The worst side of this utter fiasco was the fact that everyone knew that the president and deputy weren’t rich people, they earned their modest assets honestly, and this was part of the reason they were elected in the first place. Why then make the issue of their assets a big deal? I wondered.

After months of needless to and fro, the media team was to publicly state a summary of assets after the harm had been done. The president was said to have ‘under N30 million in his bank account’, and a few houses including in Abuja. ‘Under N30 million’ is not a figure, and no valuation of the properties was given including at least the description and location of the house in Abuja to allow for estimation. Well, Nigerians weren’t interested, all we wanted was for them to attempt to come clean, and that was it. We moved on.
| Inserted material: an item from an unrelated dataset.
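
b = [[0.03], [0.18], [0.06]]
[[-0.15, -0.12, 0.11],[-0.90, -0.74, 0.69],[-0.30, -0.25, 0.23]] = b@[[-4.98, -4.09, 3.81]]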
Outlining this presidential media team’s goofs would fill volumes, and is a full-time job. They are too many. Where does one start? Is it the arrogant unprofessionalism of Femi Adesina descending to the arena of name-calling the opposition and characterising them as ‘wailing wailers’, instead of respecting them as citizens and therefore employers of his own boss the president and explaining matters line by line with facts? If he were a private citizen, or spokesperson for the opposition, it could’ve been understandable. Certainly not as the spokesman of the institution of the presidency! His equally mediocre predecessor, the outgone president’s senior special adviser (media and publicity) Reuben Abati had gained notoriety for characterising all voices of dissent to their government’s bad governance as a ‘tweetering [sic] collective children of anger’. I guess Adesina was competing with his predecessor and wanted to also be remembered for some expression, good or bad.

Or is it when on World Refugee Day on 8 August last year when whereas Nigeria having 3.3 million internally displaced persons (IDPs) — the highest in Africa and third highest in the world, according to official records (which we all know are usually grossly understated) — the media team gave no thought to this monumental tragedy but was proud to gleefully share images of the president attending to his cattle in Daura his hometown. When you mirror the image of a president not saying anything about human beings, Nigerian citizens living under subhuman conditions, but rather catering to cattle, it communicates his priorities. Maybe that isn’t the fact, but that’s what his media team knowingly or not communicated. Incidentally, no government ministry, department and agency (MDA) said anything on the refugees or IDPs that Saturday. That said so much.

Fast forward to these recent manifestations of crass mediocrity which were glaring when the president was on his numerous travels, this time on a state visit to Kenya. The best way of being up to speed with what was going on in Kenya on those days of the visit was to follow @UKenyatta, President Uhuru Kenyatta’s Twitter account. This platform provided minute-by-minute updates on what was going on, with images. Any time President Buhari was to present a speech, a link to the speech would be provided, enabling anyone interested to read it as it was going on, real-time. That is how Nigerians and others who were interested in knowing what the president was doing in Kenya got to know: by following the Kenyan president’s narrative. There is no comparing President Kenyatta’s media team with this mediocrities we have as a presidential media team. It is glaring. When one speaks of the White House or Number 10 media teams, apologists are quick to justify the gaping difference. So what about Kenya?

Check @NGRPresident, the Nigerian president’s Twitter account. The last tweet was on 30 December 2015. Check @MBuhari, President Buhari’s personal Twitter account, the last tweet was on 6 September 2015!

This is so much for carrying citizens along in order to achieve the promised Change!

After months of waiting the list of ministerial nominees was submitted to the senate for confirmation hearings at the eleventh hour, after working hours on 30 September 2015.